Es frecuente usar como sinónimos las palabras créditos y préstamos, en referencia a la financiación personal. Sin embargo, el crédito personal se diferencia del préstamo en varios aspectos.Un crédito se define como un contrato en el que el cliente recibe del
prestamista o banco una línea de crédito, un dinero disponible que puede
utilizar cuando lo necesite y volver a disponer de él cuando lo haya
devuelto. En la práctica, sin embargo, hay créditos muy similares a los
préstamos en su funcionamiento.
Créditos personales
Un crédito personal es un contrato mediante el cual el prestamista (banco o entidad privada) concede una cantidad de dinero, con un límite fijado, que pone a disposición del cliente o deudor.Al cliente no siempre se le entrega el dinero de golpe al inicio de la operación, sino que podrá utilizarla según las necesidades de cada momento, utilizando una cuenta de crédito o una tarjeta de crédito. Los créditos que analizamos en iAhorro.com normalmente se instrumentan de manera muy similar a los préstamos, entregando el prestamista una cantidad de dinero y devolviéndola el cliente en mensualidades, exactamente como ocurre con los préstamos personales.
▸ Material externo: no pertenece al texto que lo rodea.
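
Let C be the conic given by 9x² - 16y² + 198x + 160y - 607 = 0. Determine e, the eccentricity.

Group the x- and y-terms: 9(x² + 22x) -16(y² - 10y) = 607
Complete the square: 9(x + 11)² -16(y - 5)² = 607 + 1089 - 400 = 1296
Dividing both sides by 1296: (x + 11)²/144 - (y - 5)²/81 = 1
Hyperbola, center (-11, 5), transverse axis horizontal; a² = 144, b² = 81.
c² = a² + b² = 225, so c = 15.
e = c/a = 15/12 = 5/4.

e = 5/4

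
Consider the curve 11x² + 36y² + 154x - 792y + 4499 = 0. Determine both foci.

(-12, 11) and (-2, 11)

Rearranging, 11(x² + 14x) + 36(y² - 22y) = -4499.
Complete the square in x and y: 11(x + 7)² + 36(y - 11)² = -4499 + 539 + 4356 = 396
Divide by 396: (x + 7)²/36 + (y - 11)²/11 = 1
Ellipse, center (-7, 11), major axis horizontal; a² = 36, b² = 11.
c² = a² - b² = 36 - 11 = 25, so c = 5.
Foci lie on the horizontal axis through the center: (h ± c, k).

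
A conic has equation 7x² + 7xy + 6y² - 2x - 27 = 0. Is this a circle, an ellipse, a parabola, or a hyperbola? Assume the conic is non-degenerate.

ellipse

A = 7, B = 7, C = 6.
Discriminant B² − 4AC = 7² − 4·7·6 = -119.
B² − 4AC < 0 ⇒ ellipse.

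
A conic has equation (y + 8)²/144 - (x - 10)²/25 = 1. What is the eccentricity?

e = 13/12

Center (10, -8). The positive term is the y-term, so the transverse axis is vertical; a² = 144, b² = 25.
c² = a² + b² = 169, so c = 13.
e = c/a = 13/12.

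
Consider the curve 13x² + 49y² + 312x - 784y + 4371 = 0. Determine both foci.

(-18, 8) and (-6, 8)

Group the x- and y-terms: 13(x² + 24x) + 49(y² - 16y) = -4371
13(x + 12)² + 49(y - 8)² = -4371 + 1872 + 3136 = 637
Dividing both sides by 637: (x + 12)²/49 + (y - 8)²/13 = 1
Ellipse, center (-12, 8), major axis horizontal; a² = 49, b² = 13.
c² = a² - b² = 49 - 13 = 36, so c = 6.
Foci lie on the horizontal axis through the center: (h ± c, k).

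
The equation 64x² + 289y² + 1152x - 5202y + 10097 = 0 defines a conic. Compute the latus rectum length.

128/17

Rearranging, 64(x² + 18x) + 289(y² - 18y) = -10097.
Completing the square gives 64(x + 9)² + 289(y - 9)² = -10097 + 5184 + 23409 = 18496.
Divide by 18496: (x + 9)²/289 + (y - 9)²/64 = 1
Ellipse, center (-9, 9), major axis horizontal; a² = 289, b² = 64.
Latus rectum length = 2b²/a = 2·64/17 = 128/17.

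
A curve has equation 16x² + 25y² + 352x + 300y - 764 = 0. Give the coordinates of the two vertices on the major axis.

Rearranging, 16(x² + 22x) + 25(y² + 12y) = 764.
Complete the square in x and y: 16(x + 11)² + 25(y + 6)² = 764 + 1936 + 900 = 3600
Dividing both sides by 3600: (x + 11)²/225 + (y + 6)²/144 = 1
Ellipse, center (-11, -6), major axis horizontal; a² = 225, b² = 144.
a = 15. Vertices at (h ± a, k).

(-26, -6) and (4, -6)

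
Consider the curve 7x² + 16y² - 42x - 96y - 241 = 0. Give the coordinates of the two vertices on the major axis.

(-5, 3) and (11, 3)

7(x² - 6x) + 16(y² - 6y) = 241
7(x - 3)² + 16(y - 3)² = 241 + 63 + 144 = 448
Divide by 448: (x - 3)²/64 + (y - 3)²/28 = 1
Ellipse, center (3, 3), major axis horizontal; a² = 64, b² = 28.
a = 8. Vertices at (h ± a, k).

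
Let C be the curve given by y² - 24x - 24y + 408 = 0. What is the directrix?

Only y is squared. Complete the square in y: (y - 12)² = 24(x - 11).
Vertex (11, 12); 4p = 24 so p = 6. Opens right.
Directrix is the vertical line x = h − p = 11 − (6) = 5.

x = 5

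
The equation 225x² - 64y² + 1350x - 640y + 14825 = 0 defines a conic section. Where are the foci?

Rearranging, 225(x² + 6x) -64(y² + 10y) = -14825.
Complete the square: 225(x + 3)² -64(y + 5)² = -14825 + 2025 - 1600 = -14400
Divide through by -14400 to get (y + 5)²/225 - (x + 3)²/64 = 1.
Hyperbola, center (-3, -5), transverse axis vertical; a² = 225, b² = 64.
c² = a² + b² = 225 + 64 = 289, so c = 17.
Foci lie on the vertical axis through the center: (h, k ± c).

(-3, -22) and (-3, 12)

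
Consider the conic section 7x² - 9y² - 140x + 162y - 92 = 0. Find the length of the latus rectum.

Group the x- and y-terms: 7(x² - 20x) -9(y² - 18y) = 92
7(x - 10)² -9(y - 9)² = 92 + 700 - 729 = 63
Divide through by 63 to get (x - 10)²/9 - (y - 9)²/7 = 1.
Hyperbola, center (10, 9), transverse axis horizontal; a² = 9, b² = 7.
Latus rectum length = 2b²/a = 2·7/3 = 14/3.

14/3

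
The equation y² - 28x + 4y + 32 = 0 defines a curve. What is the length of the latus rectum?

28

Only y is squared. Complete the square in y: (y + 2)² = 28(x - 1).
Vertex (1, -2); 4p = 28 so p = 7. Opens right.
Latus rectum length = |4p| = 28.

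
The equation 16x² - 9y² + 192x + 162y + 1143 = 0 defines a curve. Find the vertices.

(-6, -3) and (-6, 21)

Collect terms: 16(x² + 12x) -9(y² - 18y) = -1143
Completing the square gives 16(x + 6)² -9(y - 9)² = -1143 + 576 - 729 = -1296.
Divide by -1296: (y - 9)²/144 - (x + 6)²/81 = 1
Hyperbola, center (-6, 9), transverse axis vertical; a² = 144, b² = 81.
a = 12. Vertices at (h, k ± a).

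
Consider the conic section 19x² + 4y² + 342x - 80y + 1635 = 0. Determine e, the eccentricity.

e = √285/19

Collect terms: 19(x² + 18x) + 4(y² - 20y) = -1635
Completing the square gives 19(x + 9)² + 4(y - 10)² = -1635 + 1539 + 400 = 304.
Divide by 304: (x + 9)²/16 + (y - 10)²/76 = 1
Ellipse, center (-9, 10), major axis vertical; a² = 76, b² = 16.
c² = a² - b² = 60, so c = 2√15.
e = c/a = 2√15/2√19 = √285/19.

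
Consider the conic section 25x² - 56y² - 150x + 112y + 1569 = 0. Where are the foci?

Group the x- and y-terms: 25(x² - 6x) -56(y² - 2y) = -1569
25(x - 3)² -56(y - 1)² = -1569 + 225 - 56 = -1400
Divide by -1400: (y - 1)²/25 - (x - 3)²/56 = 1
Hyperbola, center (3, 1), transverse axis vertical; a² = 25, b² = 56.
c² = a² + b² = 25 + 56 = 81, so c = 9.
Foci lie on the vertical axis through the center: (h, k ± c).

(3, -8) and (3, 10)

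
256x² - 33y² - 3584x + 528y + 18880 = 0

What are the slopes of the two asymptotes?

16√33/33 and -16√33/33

Rearranging, 256(x² - 14x) -33(y² - 16y) = -18880.
Complete the square: 256(x - 7)² -33(y - 8)² = -18880 + 12544 - 2112 = -8448
Divide through by -8448 to get (y - 8)²/256 - (x - 7)²/33 = 1.
Hyperbola, center (7, 8), transverse axis vertical; a² = 256, b² = 33.
For a vertical hyperbola the asymptotes have slope ±a/b.
Here that is ±16/√33 = ±16√33/33.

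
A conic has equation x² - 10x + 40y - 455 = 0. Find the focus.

Only x is squared. Complete the square in x: (x - 5)² = -40(y - 12).
Vertex (5, 12); 4p = -40 so p = -10. Opens down.
Focus is p units from the vertex along the axis: (h, k + p).

(5, 2)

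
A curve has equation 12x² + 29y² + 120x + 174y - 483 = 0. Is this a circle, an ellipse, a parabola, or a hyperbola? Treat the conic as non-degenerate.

ellipse

No xy term. Coefficients of x² and y² are A = 12, C = 29.
A and C have the same sign but A ≠ C ⇒ ellipse.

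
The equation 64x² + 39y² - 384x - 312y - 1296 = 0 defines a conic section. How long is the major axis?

16

Collect terms: 64(x² - 6x) + 39(y² - 8y) = 1296
Completing the square gives 64(x - 3)² + 39(y - 4)² = 1296 + 576 + 624 = 2496.
Dividing both sides by 2496: (x - 3)²/39 + (y - 4)²/64 = 1
Ellipse, center (3, 4), major axis vertical; a² = 64, b² = 39.
a² = 64 so a = 8; the major axis has length 2a = 16.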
La diferencia es que, según el clausulado pactado, el cliente puede volver a disponer del dinero ya amortizado.El crédito más utilizado por empresas y autónomos suele funcionar de la siguiente manera: la entidad irá realizando entregas parciales a petición del cliente, que el cliente dispondrá a conveniencia. Sólo se pagan intereses por el dinero efectivamente dispuesto, aunque suele cobrarse además una comisión mínima sobre el saldo no dispuesto. A medida que se devuelve el dinero se puede disponer de más, sin pasarse del límite. Los créditos también se conceden durante un plazo, pero a diferencia de los préstamos, cuando éste se termina se puede renovar o ampliar; en el caso de créditos personales a consumidores, no se suele pactar la posibilidad de renovación.